Parametric equations are a way to represent mathematical curves using a parameter, usually denoted as \( t \). These equations give us the coordinates \( (x, y) \) as functions of \( t \), which is useful for describing the path of an object in motion.
In the given exercise, we see the parametric equations \( x = t^3 \) and \( y = \frac{3t^2}{2} \).
These specify the position of a point as \( t \) changes from 0 to \( \sqrt{3} \). Instead of expressing \( y \) directly as a function of \( x \), parametric equations capture a more intuitive understanding of motion.
They allow for paths that loop back or self-intersect, unlike standard Cartesian equations.

• \( x = t^3 \) tells us how the \( x \)-coordinate changes with \( t \).
• \( y = \frac{3t^2}{2} \) describes the corresponding \( y \)-coordinate.

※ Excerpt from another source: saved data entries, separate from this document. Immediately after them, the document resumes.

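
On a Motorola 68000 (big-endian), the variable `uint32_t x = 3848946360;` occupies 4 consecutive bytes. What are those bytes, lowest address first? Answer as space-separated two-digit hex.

E5 6A 42 B8

3848946360 in hexadecimal, padded to 32 bits, is 0xE56A42B8.
Split into bytes (most-significant first): E5 6A 42 B8.
Big-endian: lowest address holds the most-significant byte.
So the memory order matches the most-significant-first order: E5 6A 42 B8.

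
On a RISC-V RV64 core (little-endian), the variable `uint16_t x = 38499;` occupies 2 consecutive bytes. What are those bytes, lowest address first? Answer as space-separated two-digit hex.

38499 in hexadecimal, padded to 16 bits, is 0x9663.
Split into bytes (most-significant first): 96 63.
In little-endian order the low byte comes first in memory.
So at ascending addresses the bytes are 63 96.

63 96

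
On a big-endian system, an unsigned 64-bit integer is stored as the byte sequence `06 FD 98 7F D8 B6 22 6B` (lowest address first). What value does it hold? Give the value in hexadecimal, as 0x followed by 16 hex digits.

Big-endian stores the most-significant byte at the lowest address.
The bytes are already most-significant first: 0x06FD987FD8B6226B.

0x06FD987FD8B6226B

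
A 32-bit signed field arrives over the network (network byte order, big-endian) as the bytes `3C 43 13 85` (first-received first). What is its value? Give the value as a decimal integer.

1011028869

Big-endian: lowest address holds the most-significant byte.
The bytes are already most-significant first: 0x3C431385.
0x3C431385 = 1011028869.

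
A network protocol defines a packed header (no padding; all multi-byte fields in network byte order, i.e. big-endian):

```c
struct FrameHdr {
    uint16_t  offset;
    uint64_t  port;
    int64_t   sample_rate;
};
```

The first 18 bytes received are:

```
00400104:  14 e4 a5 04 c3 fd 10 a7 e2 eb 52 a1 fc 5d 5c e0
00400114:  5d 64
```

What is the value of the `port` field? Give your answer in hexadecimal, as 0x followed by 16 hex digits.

`port` follows `offset` (2 bytes), so it starts at byte offset 2 and occupies 8 bytes.
Bytes at offsets 2..9: A5 04 C3 FD 10 A7 E2 EB.
Big-endian stores the most-significant byte at the lowest address.
The bytes are already most-significant first: 0xA504C3FD10A7E2EB.

0xA504C3FD10A7E2EB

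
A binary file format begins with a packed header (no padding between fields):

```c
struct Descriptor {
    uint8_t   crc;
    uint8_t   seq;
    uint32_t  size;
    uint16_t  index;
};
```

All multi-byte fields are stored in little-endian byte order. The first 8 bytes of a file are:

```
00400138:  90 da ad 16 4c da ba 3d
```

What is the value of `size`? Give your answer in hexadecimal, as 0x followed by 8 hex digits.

`size` follows `crc` (1 B), `seq` (1 B), so it starts at offset 1 + 1 = 2 and occupies 4 bytes.
Bytes at offsets 2..5: AD 16 4C DA.
Little-endian stores the least-significant byte at the lowest address.
Reassemble most-significant byte first: DA 4C 16 AD → 0xDA4C16AD.

0xDA4C16AD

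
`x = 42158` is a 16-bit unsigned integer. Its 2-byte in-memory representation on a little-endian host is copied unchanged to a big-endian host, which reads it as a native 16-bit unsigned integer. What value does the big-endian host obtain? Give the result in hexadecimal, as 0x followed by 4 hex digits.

42158 in 16-bit hexadecimal is 0xA4AE.
Stored little-endian, the bytes at ascending addresses are AE A4.
Read back as big-endian, the last byte is least significant, giving 0xAEA4.

0xAEA4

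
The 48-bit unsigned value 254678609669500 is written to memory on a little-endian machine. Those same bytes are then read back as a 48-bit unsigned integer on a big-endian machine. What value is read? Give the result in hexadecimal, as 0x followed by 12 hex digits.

0x7CAD0FFCA0E7

254678609669500 in 48-bit hexadecimal is 0xE7A0FC0FAD7C.
Stored little-endian, the bytes at ascending addresses are 7C AD 0F FC A0 E7.
Read back as big-endian, the last byte is least significant, giving 0x7CAD0FFCA0E7.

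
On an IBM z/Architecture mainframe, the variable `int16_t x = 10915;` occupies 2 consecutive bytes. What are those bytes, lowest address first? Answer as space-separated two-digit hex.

2A A3

10915 in hexadecimal, padded to 16 bits, is 0x2AA3.
Split into bytes (most-significant first): 2A A3.
Big-endian: lowest address holds the most-significant byte.
So the memory order matches the most-significant-first order: 2A A3.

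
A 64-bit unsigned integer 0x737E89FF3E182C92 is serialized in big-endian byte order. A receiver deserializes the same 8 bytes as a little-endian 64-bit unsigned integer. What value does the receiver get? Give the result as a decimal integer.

Stored big-endian, the bytes at ascending addresses are 73 7E 89 FF 3E 18 2C 92.
Read back as little-endian, the first byte is least significant, giving 0x922C183EFF897E73.
0x922C183EFF897E73 = 10532820287366987379.

10532820287366987379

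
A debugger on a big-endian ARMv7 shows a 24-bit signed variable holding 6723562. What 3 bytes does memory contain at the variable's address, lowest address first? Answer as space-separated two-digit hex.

6723562 in hexadecimal, padded to 24 bits, is 0x6697EA.
Split into bytes (most-significant first): 66 97 EA.
Big-endian: lowest address holds the most-significant byte.
So the memory order matches the most-significant-first order: 66 97 EA.

66 97 EA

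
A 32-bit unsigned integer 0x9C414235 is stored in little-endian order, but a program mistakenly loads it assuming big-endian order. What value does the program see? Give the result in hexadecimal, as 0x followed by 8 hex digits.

Stored little-endian, the bytes at ascending addresses are 35 42 41 9C.
Read back as big-endian, the last byte is least significant, giving 0x3542419C.

0x3542419C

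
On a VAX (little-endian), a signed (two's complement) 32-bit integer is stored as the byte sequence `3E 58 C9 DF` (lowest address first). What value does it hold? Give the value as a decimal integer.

-540452802

Little-endian: lowest address holds the least-significant byte.
Reassemble most-significant byte first: DF C9 58 3E → 0xDFC9583E.
Top bit is set, so as a signed 32-bit value this is 0xDFC9583E − 2^32 = -540452802.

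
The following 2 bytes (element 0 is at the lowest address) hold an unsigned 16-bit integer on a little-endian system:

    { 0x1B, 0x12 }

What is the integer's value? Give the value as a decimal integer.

4635

Little-endian stores the least-significant byte at the lowest address.
Reassemble most-significant byte first: 12 1B → 0x121B.
0x121B = 4635.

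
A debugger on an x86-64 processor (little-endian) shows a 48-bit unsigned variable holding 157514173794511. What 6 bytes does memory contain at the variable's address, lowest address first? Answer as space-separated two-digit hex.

157514173794511 in hexadecimal, padded to 48 bits, is 0x8F42206048CF.
Split into bytes (most-significant first): 8F 42 20 60 48 CF.
In little-endian order the low byte comes first in memory.
So at ascending addresses the bytes are CF 48 60 20 42 8F.

CF 48 60 20 42 8F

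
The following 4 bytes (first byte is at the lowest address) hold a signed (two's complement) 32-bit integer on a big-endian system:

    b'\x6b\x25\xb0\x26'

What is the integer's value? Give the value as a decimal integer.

1797632038

In big-endian order the high byte comes first in memory.
The bytes are already most-significant first: 0x6B25B026.
0x6B25B026 = 1797632038.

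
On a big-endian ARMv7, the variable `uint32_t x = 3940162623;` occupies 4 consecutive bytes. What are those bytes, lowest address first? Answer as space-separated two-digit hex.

EA DA 1C 3F

3940162623 in hexadecimal, padded to 32 bits, is 0xEADA1C3F.
Split into bytes (most-significant first): EA DA 1C 3F.
In big-endian order the high byte comes first in memory.
So the memory order matches the most-significant-first order: EA DA 1C 3F.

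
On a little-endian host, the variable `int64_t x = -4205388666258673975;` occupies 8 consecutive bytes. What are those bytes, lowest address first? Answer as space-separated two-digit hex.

C9 AE 32 05 4A 75 A3 C5

Two's complement of -4205388666258673975 in 64 bits: 4205388666258673975 = 0x3A5C8AB5FACD5137; invert → 0xC5A3754A0532AEC8; add 1 → 0xC5A3754A0532AEC9.
Split into bytes (most-significant first): C5 A3 75 4A 05 32 AE C9.
Little-endian stores the least-significant byte at the lowest address.
So at ascending addresses the bytes are C9 AE 32 05 4A 75 A3 C5.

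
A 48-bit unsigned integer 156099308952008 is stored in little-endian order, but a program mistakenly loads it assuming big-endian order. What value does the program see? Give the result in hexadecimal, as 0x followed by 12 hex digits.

0xC819DCB3F88D

156099308952008 in 48-bit hexadecimal is 0x8DF8B3DC19C8.
Stored little-endian, the bytes at ascending addresses are C8 19 DC B3 F8 8D.
Read back as big-endian, the last byte is least significant, giving 0xC819DCB3F88D.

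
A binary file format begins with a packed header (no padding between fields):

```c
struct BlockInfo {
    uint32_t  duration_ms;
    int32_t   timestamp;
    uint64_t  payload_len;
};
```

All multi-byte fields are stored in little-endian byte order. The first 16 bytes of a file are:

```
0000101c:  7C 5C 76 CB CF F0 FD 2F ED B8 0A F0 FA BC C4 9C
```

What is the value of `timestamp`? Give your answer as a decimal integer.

`timestamp` follows `duration_ms` (4 bytes), so it starts at byte offset 4 and occupies 4 bytes.
Bytes at offsets 4..7: CF F0 FD 2F.
In little-endian order the low byte comes first in memory.
Reassemble most-significant byte first: 2F FD F0 CF → 0x2FFDF0CF.
0x2FFDF0CF = 805171407.

805171407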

Differentiation is the process of finding a derivative, which represents the rate of change of a function with respect to its variable.
This concept is crucial when working with parametric equations to find the velocity components of the curve.
For the given parametric equations, we differentiate each with respect to \( t \).

• For \( x = t^3 \), the derivative is \( \frac{dx}{dt} = 3t^2 \).
• For \( y = \frac{3t^2}{2} \), the derivative is \( \frac{dy}{dt} = 3t \).

These derivatives provide us the components required for calculating the arc length.
They give the instantaneous rate of change of \( x \) and \( y \) as \( t \) changes.
This enables us to comprehend how the curve evolves in its path.

Integration is the reverse process of differentiation, often used to determine the area under a curve or the total accumulation of quantities over a given interval.
In the context of finding arc lengths, integration helps us sum up tiny segments of the curve over the interval.
After finding the derivatives \( \frac{dx}{dt} \) and \( \frac{dy}{dt} \), we use them in the arc length integral formula.

• \( L = \int_0^\sqrt{3} \sqrt{(3t^2)^2 + (3t)^2} \, dt \)

To solve this, we further simplify inside the square root and then integrate.
Using a substitution method, \( u = t^2 + 1 \), it transforms the integral into something manageable:

• \( \int_1^4 \frac{3}{2} \sqrt{u} \, du \)

Integration then gives us the total arc length, \( L = 7 \).
This process involves understanding both the algebraic manipulation and conceptual application of integration.

The arc length formula provides a method for finding the length of a curve defined by parametric equations over a specified interval.
This is especially important for determining distances traveled along curved paths.
The formula is:

• \( L = \int_a^b \sqrt{\left( \frac{dx}{dt} \right)^2 + \left( \frac{dy}{dt} \right)^2} \, dt \)

It is derived from the Pythagorean Theorem, accounting for the infinitesimal distance changes in \( x \) and \( y \) components as \( t \) changes.
In our example, we identified the derivatives \( \frac{dx}{dt} = 3t^2 \) and \( \frac{dy}{dt} = 3t \), then substituted them into the formula.
This gives an integral that computes the curve's length from \( t = 0 \) to \( t = \sqrt{3} \).
The resulting arc length of 7 units encompasses the distance along the curve from the beginning to the end of the parameter \( t \).